The Dividend Aristocrats index was created by Standard and Poor’s to include companies in the S&P 500 that have increased dividends for at least 25 consecutive years. The types of companies included in the index are representative of several sectors, and thus the list is relatively well diversified. The stocks offer both capital appreciation potential, as well as a growing dividend payment. Besides being a member of the S&P 500, companies need to have a float of at least $3 billion, an average daily trading volume of $5 million and have increased distributions for at least 25 years in a row. Companies are deleted from the list if they fail to increase or cut dividends in a given year.
The index typically is rebalanced once per year in December. The number of constituents bottomed at 42 in 2010, and will increase to 50 in 2012. Recently, Standard and Poor’s announced that it would not take into account special dividends in its determination of a streak of 25 consecutive years of dividend increases. These companies were added to the index:
AT&T (NYSE:T), together with its subsidiaries, provides telecommunication services to consumers, businesses and other service providers worldwide.
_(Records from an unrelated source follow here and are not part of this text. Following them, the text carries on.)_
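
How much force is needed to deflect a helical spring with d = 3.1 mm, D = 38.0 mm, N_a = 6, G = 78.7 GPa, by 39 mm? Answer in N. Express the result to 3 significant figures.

k = Gd⁴/(8D³N_a) = (78.7×10³)(3.1⁴)/(8·38.0³·6) = 2.7595 N/mm
F = k·δ = 2.7595 × 39 = 107.62 N

108 N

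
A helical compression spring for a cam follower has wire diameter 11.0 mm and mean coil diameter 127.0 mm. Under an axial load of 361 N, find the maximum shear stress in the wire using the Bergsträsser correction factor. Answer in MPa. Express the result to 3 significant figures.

97.9 MPa

Spring index C = D/d = 127.0/11.0 = 11.5455
K_B = (4C+2)/(4C−3) = 48.182/43.182 = 1.1158
τ₀ = 8FD/(πd³) = 8·361·127.0/(π·11.0³) = 366776/4181.5 = 87.715 MPa
τ_max = K·τ₀ = 1.1158 × 87.715 = 97.871 MPa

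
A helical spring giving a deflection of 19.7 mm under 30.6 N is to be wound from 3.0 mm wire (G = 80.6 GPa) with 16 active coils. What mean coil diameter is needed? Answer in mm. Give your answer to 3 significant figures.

32.0 mm

Required rate k = F/δ = 30.6/19.7 = 1.5533 N/mm
D = (Gd⁴/(8N_a·k))^(1/3) = (80.6×10³·3.0⁴/(8·16·1.5533))^(1/3)
  = (32836.4)^(1/3) = 32.0222 mm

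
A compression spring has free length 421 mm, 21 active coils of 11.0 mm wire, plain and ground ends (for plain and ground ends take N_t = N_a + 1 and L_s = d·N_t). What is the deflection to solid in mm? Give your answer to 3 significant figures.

179 mm

N_t = 22; L_s = 11.0·22 = 242 mm
δ_solid = L₀ − L_s = 421 − 242 = 179 mm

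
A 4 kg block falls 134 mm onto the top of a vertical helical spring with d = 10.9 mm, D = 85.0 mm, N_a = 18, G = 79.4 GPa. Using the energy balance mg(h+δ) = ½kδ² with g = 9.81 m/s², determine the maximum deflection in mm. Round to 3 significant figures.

k = Gd⁴/(8D³N_a) = (79.4×10³)(10.9⁴)/(8·85.0³·18) = 12.674 N/mm
W = mg = 4 × 9.81 = 39.24 N
½kδ² − Wδ − Wh = 0 → δ = (W + √(W² + 2kWh))/k
δ = (39.24 + √(1539.8 + 133282))/12.674 = (39.24 + 367.18)/12.674 = 32.068 mm

32.1 mm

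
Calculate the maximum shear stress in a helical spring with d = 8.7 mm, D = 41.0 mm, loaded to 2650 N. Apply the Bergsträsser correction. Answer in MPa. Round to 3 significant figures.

553 MPa

Spring index C = D/d = 41.0/8.7 = 4.7126
K_B = (4C+2)/(4C−3) = 20.851/15.851 = 1.3154
τ₀ = 8FD/(πd³) = 8·2650·41.0/(π·8.7³) = 869200/2068.7 = 420.16 MPa
τ_max = K·τ₀ = 1.3154 × 420.16 = 552.69 MPa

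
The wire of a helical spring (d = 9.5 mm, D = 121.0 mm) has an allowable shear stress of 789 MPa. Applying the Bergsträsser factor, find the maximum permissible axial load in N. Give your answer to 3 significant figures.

1990 N

C = D/d = 121.0/9.5 = 12.7368
K_B = (4C+2)/(4C−3) = 52.947/47.947 = 1.1043
τ_max = K·8FD/(πd³) → F_max = τ_allow·πd³/(8DK)
F_max = 789·π·9.5³/(8·121.0·1.1043) = 2.1252e+06/1068.9 = 1988.1 N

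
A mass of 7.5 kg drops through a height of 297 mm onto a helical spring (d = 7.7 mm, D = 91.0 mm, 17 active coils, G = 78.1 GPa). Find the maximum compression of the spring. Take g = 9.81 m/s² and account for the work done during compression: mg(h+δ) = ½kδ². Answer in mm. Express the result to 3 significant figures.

k = Gd⁴/(8D³N_a) = (78.1×10³)(7.7⁴)/(8·91.0³·17) = 2.6789 N/mm
W = mg = 7.5 × 9.81 = 73.575 N
½kδ² − Wδ − Wh = 0 → δ = (W + √(W² + 2kWh))/k
δ = (73.575 + √(5413.3 + 117076))/2.6789 = (73.575 + 349.98)/2.6789 = 158.11 mm

158 mm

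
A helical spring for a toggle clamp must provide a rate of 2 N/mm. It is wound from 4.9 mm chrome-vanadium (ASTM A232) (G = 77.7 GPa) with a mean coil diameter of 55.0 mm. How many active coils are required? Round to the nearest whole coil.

17

N_a = Gd⁴/(8D³k) = (77.7×10³ × 4.9⁴)/(8 × 55.0³ × 2)
    = 4.47925e+07 / 2.662e+06 = 16.83 → 17 coils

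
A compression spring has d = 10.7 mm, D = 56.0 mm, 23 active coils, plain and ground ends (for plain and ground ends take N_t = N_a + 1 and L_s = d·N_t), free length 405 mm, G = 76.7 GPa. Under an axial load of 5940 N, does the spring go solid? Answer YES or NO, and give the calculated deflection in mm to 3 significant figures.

k = Gd⁴/(8D³N_a) = (76.7×10³)(10.7⁴)/(8·56.0³·23) = 31.113 N/mm
N_t = 24; L_s = 10.7·24 = 256.8 mm; δ_solid = L₀ − L_s = 405 − 256.8 = 148.2 mm
δ = F/k = 5940/31.113 = 190.91 mm
δ ≥ δ_solid → spring goes solid

YES, δ = 191 mm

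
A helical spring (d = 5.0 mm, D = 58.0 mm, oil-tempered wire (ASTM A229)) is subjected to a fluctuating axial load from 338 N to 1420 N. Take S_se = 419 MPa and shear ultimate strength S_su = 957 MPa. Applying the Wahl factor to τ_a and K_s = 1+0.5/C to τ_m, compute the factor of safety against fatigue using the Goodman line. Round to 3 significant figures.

C = D/d = 58.0/5.0 = 11.6000; K_W = (4C−1)/(4C−4)+0.615/C = 1.1238; K_s = 1+0.5/C = 1.0431
F_a = (F_max−F_min)/2 = 541 N; F_m = (F_max+F_min)/2 = 879 N
τ_a = K_W·8F_aD/(πd³) = 1.1238 × 639.23 = 718.35 MPa
τ_m = K_s·8F_mD/(πd³) = 1.0431 × 1038.6 = 1083.4 MPa
Goodman: 1/n_f = τ_a/S_se + τ_m/S_su = 718.35/419 + 1083.4/957 = 1.71443 + 1.13204 = 2.8465
n_f = 1/2.8465 = 0.3513

0.351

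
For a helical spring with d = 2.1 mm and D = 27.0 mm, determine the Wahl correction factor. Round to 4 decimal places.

C = D/d = 27.0/2.1 = 12.8571
K_W = (4C−1)/(4C−4) + 0.615/C = 50.429/47.429 + 0.0478 = 1.1111

1.1111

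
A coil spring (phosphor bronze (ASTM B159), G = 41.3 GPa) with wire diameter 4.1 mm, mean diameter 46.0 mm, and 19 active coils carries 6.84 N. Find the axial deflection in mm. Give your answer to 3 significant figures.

k = Gd⁴/(8D³N_a) = (41.3×10³)(4.1⁴)/(8·46.0³·19) = 0.7888 N/mm
δ = F/k = 6.84 / 0.7888 = 8.6714 mm

8.67 mm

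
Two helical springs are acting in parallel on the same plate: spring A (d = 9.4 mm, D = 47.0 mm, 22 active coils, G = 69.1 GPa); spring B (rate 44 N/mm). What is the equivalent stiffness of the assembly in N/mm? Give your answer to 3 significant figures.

k_A = Gd⁴/(8D³N_a) = (69.1×10³)(9.4⁴)/(8·47.0³·22) = 29.525 N/mm
Parallel: k_eq = 29.525 + 44 = 73.525 N/mm

73.5 N/mm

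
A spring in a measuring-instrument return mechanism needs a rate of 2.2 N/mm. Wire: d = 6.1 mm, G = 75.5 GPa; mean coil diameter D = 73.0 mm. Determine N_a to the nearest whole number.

N_a = Gd⁴/(8D³k) = (75.5×10³ × 6.1⁴)/(8 × 73.0³ × 2.2)
    = 1.04536e+08 / 6.8467e+06 = 15.27 → 15 coils

15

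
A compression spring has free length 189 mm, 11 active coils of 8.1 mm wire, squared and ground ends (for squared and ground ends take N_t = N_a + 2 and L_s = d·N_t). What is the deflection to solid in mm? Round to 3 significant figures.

N_t = 13; L_s = 8.1·13 = 105.3 mm
δ_solid = L₀ − L_s = 189 − 105.3 = 83.7 mm

83.7 mm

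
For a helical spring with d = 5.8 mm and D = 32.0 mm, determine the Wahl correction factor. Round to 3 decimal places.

1.277

C = D/d = 32.0/5.8 = 5.5172
K_W = (4C−1)/(4C−4) + 0.615/C = 21.069/18.069 + 0.1115 = 1.2775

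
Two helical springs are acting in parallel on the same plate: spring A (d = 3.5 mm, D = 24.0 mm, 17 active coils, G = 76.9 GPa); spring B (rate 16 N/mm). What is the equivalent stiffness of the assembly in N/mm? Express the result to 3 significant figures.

k_A = Gd⁴/(8D³N_a) = (76.9×10³)(3.5⁴)/(8·24.0³·17) = 6.138 N/mm
Parallel: k_eq = 6.138 + 16 = 22.138 N/mm

22.1 N/mm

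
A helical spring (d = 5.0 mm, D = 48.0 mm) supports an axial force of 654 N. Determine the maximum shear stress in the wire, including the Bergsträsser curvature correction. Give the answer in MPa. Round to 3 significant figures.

730 MPa

Spring index C = D/d = 48.0/5.0 = 9.6000
K_B = (4C+2)/(4C−3) = 40.400/35.400 = 1.1412
τ₀ = 8FD/(πd³) = 8·654·48.0/(π·5.0³) = 251136/392.7 = 639.51 MPa
τ_max = K·τ₀ = 1.1412 × 639.51 = 729.84 MPa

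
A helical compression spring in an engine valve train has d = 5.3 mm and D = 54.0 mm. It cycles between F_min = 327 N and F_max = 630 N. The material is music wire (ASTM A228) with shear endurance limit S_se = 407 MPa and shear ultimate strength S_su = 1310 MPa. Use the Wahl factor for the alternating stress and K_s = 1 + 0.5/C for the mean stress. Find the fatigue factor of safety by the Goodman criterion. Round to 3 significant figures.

C = D/d = 54.0/5.3 = 10.1887; K_W = (4C−1)/(4C−4)+0.615/C = 1.1420; K_s = 1+0.5/C = 1.0491
F_a = (F_max−F_min)/2 = 151.5 N; F_m = (F_max+F_min)/2 = 478.5 N
τ_a = K_W·8F_aD/(πd³) = 1.1420 × 139.93 = 159.8 MPa
τ_m = K_s·8F_mD/(πd³) = 1.0491 × 441.97 = 463.65 MPa
Goodman: 1/n_f = τ_a/S_se + τ_m/S_su = 159.8/407 + 463.65/1310 = 0.39263 + 0.35393 = 0.74657
n_f = 1/0.74657 = 1.339

1.34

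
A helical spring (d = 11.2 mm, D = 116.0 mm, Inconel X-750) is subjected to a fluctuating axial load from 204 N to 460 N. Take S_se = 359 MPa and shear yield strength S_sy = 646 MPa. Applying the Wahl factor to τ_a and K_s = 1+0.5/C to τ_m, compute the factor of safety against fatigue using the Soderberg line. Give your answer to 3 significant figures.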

The company has increased dividends for 27 consecutive years. Yield: 5.9% (analysis)
HCP, Inc. (NYSE:HCP) is an independent hybrid real estate investment trust. It primarily invests in properties serving the health care industry, including sectors of health care such as senior housing, life science, medical office, hospital and skilled nursing. The company has increased dividends for 26 consecutive years. Yield: 5.5% (analysis)
Sysco Corporation (NYSE:SYY), through its subsidiaries, engages in the marketing and distribution of a range of food and related products — primarily to the foodservice or food-away-from-home industry. The company has increased dividends for 42 consecutive years. Yield: 3.7% (analysis)
Illinois Tool Works (NYSE:ITW) manufactures a range of industrial products and equipment worldwide. The company has increased dividends for 48 consecutive years. Yield: 3.3%
Genuine Parts Company (NYSE:GPC) distributes automotive replacement parts, industrial replacement parts, office products and electrical/electronic materials in the United States, Puerto Rico, Canada and Mexico. The company has increased dividends for 55 consecutive years. Yield: 3.5% (analysis)
Medtronic (NYSE:MDT) manufactures and sells device-based medical therapies worldwide. The company has increased dividends for 34 consecutive years. Yield: 3% (analysis)
Colgate-Palmolive (NYSE:CL), together with its subsidiaries, manufactures and markets consumer products worldwide. The company has increased dividends for 48 consecutive years. Yield: 2.7% (analysis)
T. Rowe Price (NASDAQ:TROW) is a publicly owned asset management holding company. The company has increased dividends for 24 consecutive years. Yield: 2.4% (analysis)
Franklin Resources Inc. (NYSE:BEN) is a publicly owned asset management holding company. The company has increased dividends for 30 consecutive years. Yield: 0.9%
The only company removed from the index is CenturyLink (NYSE:CTL). CenturyLink, together with its subsidiaries, operates as an integrated communications company. The company has maintained its quarterly dividend at 72.5 cents per share for two years, which is why it is being kicked out of the index after raising distributions for 37 years in a row.
The complete listing is included below, including the company name, ticker symbol and number of consecutive years with dividend increases:
While I initially considered the Dividend Aristocrats index the cream of the crop and the first stop in my dividend research, the volume and capitalization requirements have somewhat turned me off of the index. For example, companies that have managed to raise dividends for more than a quarter of a century with a market capitalization of less than $3 billion and average daily volume of less than $5 million would not be included. This is why I prefer to use the Dividend Champions index instead. The only drawback of the Champions index is that the total returns are not calculated, whereas the total returns on the S&P Dividend Aristocrats index are.